Gradually increase training load

It seems obvious but it’s still really important to say that after so much time off from exercising, don’t expect to jump back in where you were before the lockdowns. It’s important to be realistic with your expectations so that you don’t end up pushing your body too hard and injuring yourself or get frustrated and give up completely. You can follow a few simple general rules if you’re not sure where to start.

Just being in nature helps improve your mental and physical state. © Profimedia

Resume your physical activity at 25-50% of the level you were previously used to. That includes both time and intensity. The specific percentage depends on how fit you kept during the lockdowns. It might even be higher than 50% if you did a lot of Zwifting.

The initial “fun only” segment should give you some volume and help get your body used to spending time in the saddle again. But when it’s time to start increasing the intensity, you have to be careful.

Increase training time and intensity only by about 10-15% each week. That’s a good guideline to avoid injury. Some cyclists might have to go down to 10% every 2 weeks if it seems like too much. You have to listen to your body.
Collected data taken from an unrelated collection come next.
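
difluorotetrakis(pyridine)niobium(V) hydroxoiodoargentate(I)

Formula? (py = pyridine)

Cation [Nb…]: ligand charges -2, Nb(V) ⇒ ion charge 3+.
Anion [Ag…]: ligand charges -2, Ag(I) ⇒ ion charge 1−.
One 3+ cation requires 3 of the 1− anion.

[NbF2(py)4][AgI(OH)]3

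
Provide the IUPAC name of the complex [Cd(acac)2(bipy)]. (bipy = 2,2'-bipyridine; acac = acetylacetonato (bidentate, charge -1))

bis(acetylacetonato)(2,2'-bipyridine)cadmium(II)

There is no counter-ion, so the complex is neutral overall.
Ligand charges: 1×2,2'-bipyridine (neutral), 2×acetylacetonato (-1 each); total -2. So Cd + (-2) = 0, giving Cd = +2.
Ligands are named alphabetically: acetylacetonato before bipyridine.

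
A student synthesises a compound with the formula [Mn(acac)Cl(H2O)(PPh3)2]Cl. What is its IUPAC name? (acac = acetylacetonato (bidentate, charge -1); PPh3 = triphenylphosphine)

(acetylacetonato)aquachlorobis(triphenylphosphine)manganese(III) chloride

The 1 chloride counter-ion carries a total charge of -1, so each complex ion is 1+.
Ligand charges: 1×acetylacetonato (-1 each), 2×triphenylphosphine (neutral), 1×aqua (neutral), 1×chloro (-1 each); total -2. So Mn + (-2) = 1+, giving Mn = +3.
Ligands are named alphabetically: acetylacetonato before aqua before chloro before triphenylphosphine.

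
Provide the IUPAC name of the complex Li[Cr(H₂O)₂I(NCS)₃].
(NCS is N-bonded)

lithium diaquaiodotriisothiocyanatochromate(III)

The 1 lithium counter-ion carries a total charge of +1, so each complex ion is 1−.
Ligand charges: 1×iodo (-1 each), 2×aqua (neutral), 3×isothiocyanato (-1 each); total -4. So Cr + (-4) = 1−, giving Cr = +3.
Ligands are named alphabetically: aqua before iodo before isothiocyanato.
The complex ion is anionic, so chromium takes the -ate form chromate(III).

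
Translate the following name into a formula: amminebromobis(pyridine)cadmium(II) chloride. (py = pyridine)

Ligands: 1 bromo (Br, -1), 1 ammine (NH3, neutral), 2 pyridine (py, neutral). Ligand charge sum = -1.
Charge balance with chloride (-1) requires 1 complex ion per 1 chloride.

[CdBr(NH3)(py)2]Cl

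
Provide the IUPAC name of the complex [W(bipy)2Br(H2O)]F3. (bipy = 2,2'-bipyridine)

The 3 fluoride counter-ions carry a total charge of -3, so each complex ion is 3+.
Ligand charges: 2×2,2'-bipyridine (neutral), 1×bromo (-1 each), 1×aqua (neutral); total -1. So W + (-1) = 3+, giving W = +4.
Ligands are named alphabetically: aqua before bipyridine before bromo.

aquabis(2,2'-bipyridine)bromotungsten(IV) fluoride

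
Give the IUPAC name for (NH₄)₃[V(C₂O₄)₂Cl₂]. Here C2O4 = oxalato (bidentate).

The 3 ammonium counter-ions carry a total charge of +3, so each complex ion is 3−.
Ligand charges: 2×chloro (-1 each), 2×oxalato (-2 each); total -6. So V + (-6) = 3−, giving V = +3.
Ligands are named alphabetically: chloro before oxalato.
The complex ion is anionic, so vanadium takes the -ate form vanadate(III).

ammonium dichlorodioxalatovanadate(III)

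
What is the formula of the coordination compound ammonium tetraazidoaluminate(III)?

Ligands: 4 azido (N3, -1). Ligand charge sum = -4.
Charge balance with ammonium (+1) requires 1 complex ion per 1 ammonium.

NH4[Al(N3)4]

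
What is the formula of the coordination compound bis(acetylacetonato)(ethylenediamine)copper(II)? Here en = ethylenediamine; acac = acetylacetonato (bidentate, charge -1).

Ligands: 1 ethylenediamine (en, neutral), 2 acetylacetonato (acac, -1). Ligand charge sum = -2.
With Cu in oxidation state +2, the complex ion is [Cu...].

[Cu(acac)2(en)]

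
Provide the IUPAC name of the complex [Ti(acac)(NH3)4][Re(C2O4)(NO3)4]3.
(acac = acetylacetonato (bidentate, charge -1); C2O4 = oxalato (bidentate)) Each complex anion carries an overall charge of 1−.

Both ions are complex: the cation is named first with the plain metal name, the anion second with the -ate form; each ion's ligands are alphabetised independently.
The complex anion is given as 1−; its ligand charges sum to -6, so Re = +5.
With 3 anions per cation, the cation must be 3×1 = 3+.
Cation: ligand charges sum to -1; for the ion to be 3+, Ti = +4.

(acetylacetonato)tetraamminetitanium(IV) tetranitratooxalatorhenate(V)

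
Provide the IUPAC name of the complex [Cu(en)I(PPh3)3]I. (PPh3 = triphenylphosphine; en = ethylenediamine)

The 1 iodide counter-ion carries a total charge of -1, so each complex ion is 1+.
Ligand charges: 3×triphenylphosphine (neutral), 1×iodo (-1 each), 1×ethylenediamine (neutral); total -1. So Cu + (-1) = 1+, giving Cu = +2.
Ligands are named alphabetically: ethylenediamine before iodo before triphenylphosphine.

(ethylenediamine)iodotris(triphenylphosphine)copper(II) iodide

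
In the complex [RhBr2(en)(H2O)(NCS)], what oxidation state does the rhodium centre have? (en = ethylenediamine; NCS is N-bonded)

No counter-ion: the bracketed complex is neutral.
Ligand charges: 1×en neutral; 1×NCS = -1; 2×Br = -2; 1×H2O neutral; sum -3.
Rh + (-3) = 0 ⇒ Rh is +3.

+3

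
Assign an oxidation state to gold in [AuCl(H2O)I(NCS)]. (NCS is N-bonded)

+3

No counter-ion: the bracketed complex is neutral.
Ligand charges: 1×H2O neutral; 1×Cl = -1; 1×NCS = -1; 1×I = -1; sum -3.
Au + (-3) = 0 ⇒ Au is +3.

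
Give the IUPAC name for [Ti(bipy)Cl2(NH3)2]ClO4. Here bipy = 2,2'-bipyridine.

diammine(2,2'-bipyridine)dichlorotitanium(III) perchlorate

The 1 perchlorate counter-ion carries a total charge of -1, so each complex ion is 1+.
Ligand charges: 2×chloro (-1 each), 2×ammine (neutral), 1×2,2'-bipyridine (neutral); total -2. So Ti + (-2) = 1+, giving Ti = +3.
Ligands are named alphabetically: ammine before bipyridine before chloro.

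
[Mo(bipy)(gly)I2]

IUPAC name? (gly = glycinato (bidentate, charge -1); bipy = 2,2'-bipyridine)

There is no counter-ion, so the complex is neutral overall.
Ligand charges: 2×iodo (-1 each), 1×glycinato (-1 each), 1×2,2'-bipyridine (neutral); total -3. So Mo + (-3) = 0, giving Mo = +3.
Ligands are named alphabetically: bipyridine before glycinato before iodo.

(2,2'-bipyridine)(glycinato)diiodomolybdenum(III)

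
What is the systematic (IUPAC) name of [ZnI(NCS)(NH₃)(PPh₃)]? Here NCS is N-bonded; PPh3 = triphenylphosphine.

There is no counter-ion, so the complex is neutral overall.
Ligand charges: 1×iodo (-1 each), 1×isothiocyanato (-1 each), 1×ammine (neutral), 1×triphenylphosphine (neutral); total -2. So Zn + (-2) = 0, giving Zn = +2.
Ligands are named alphabetically: ammine before iodo before isothiocyanato before triphenylphosphine.

ammineiodoisothiocyanato(triphenylphosphine)zinc(II)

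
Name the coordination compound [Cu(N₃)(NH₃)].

There is no counter-ion, so the complex is neutral overall.
Ligand charges: 1×azido (-1 each), 1×ammine (neutral); total -1. So Cu + (-1) = 0, giving Cu = +1.
Ligands are named alphabetically: ammine before azido.

ammineazidocopper(I)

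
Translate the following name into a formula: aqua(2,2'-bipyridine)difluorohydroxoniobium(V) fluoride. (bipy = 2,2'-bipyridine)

Ligands: 2 fluoro (F, -1), 1 2,2'-bipyridine (bipy, neutral), 1 aqua (H2O, neutral), 1 hydroxo (OH, -1). Ligand charge sum = -3.
With Nb in oxidation state +5, the complex ion is [Nb...]^2+.
Charge balance with fluoride (-1) requires 1 complex ion per 2 fluoride.

[Nb(bipy)F2(H2O)(OH)]F2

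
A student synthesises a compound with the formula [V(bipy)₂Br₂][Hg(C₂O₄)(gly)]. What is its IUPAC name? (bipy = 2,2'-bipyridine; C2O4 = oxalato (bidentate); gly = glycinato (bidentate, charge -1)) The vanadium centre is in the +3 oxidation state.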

While you’re increasing your training load, you should also start giving your body more care. If you get stiff and sore more than usual, add some cross training. Pilates or yoga can help with flexibility and mobility. And consider strength training regularly 1-2 per week. That’s one of the best injury-prevention tools there are.

Yoga exercise
Try and add some cross training to your routine. © Profimedia

Get back into your routine

Once you get back into your routine, it’s time to start thinking about a training plan again. If you’ve never trained with a plan and want to get in shape for your first 50k, then you can follow our 8-week plan right here.

If you’re more experienced, you can build your own training plan. Here are a few tips for that. Alternatively, you can connect with a coach and get someone with more experience and an objective view of your fitness to help you get the most out of your training.

Track your progress

With a training plan or a solid routine in place, it’s time to start getting back to tracking your progress. Maybe you’ve been riding with your Garmin the whole time and synchronizing all your rides to Strava. Or maybe you will start doing that with week 1 of your new training plan. Either way, looking back at your previous times and power outputs will be an extra source of motivation and satisfaction going forward.

Getting back to training after a long layoff is a valuable experience for every cyclist. We hope that there won’t be more lockdowns any time soon. But it’s better to be prepared!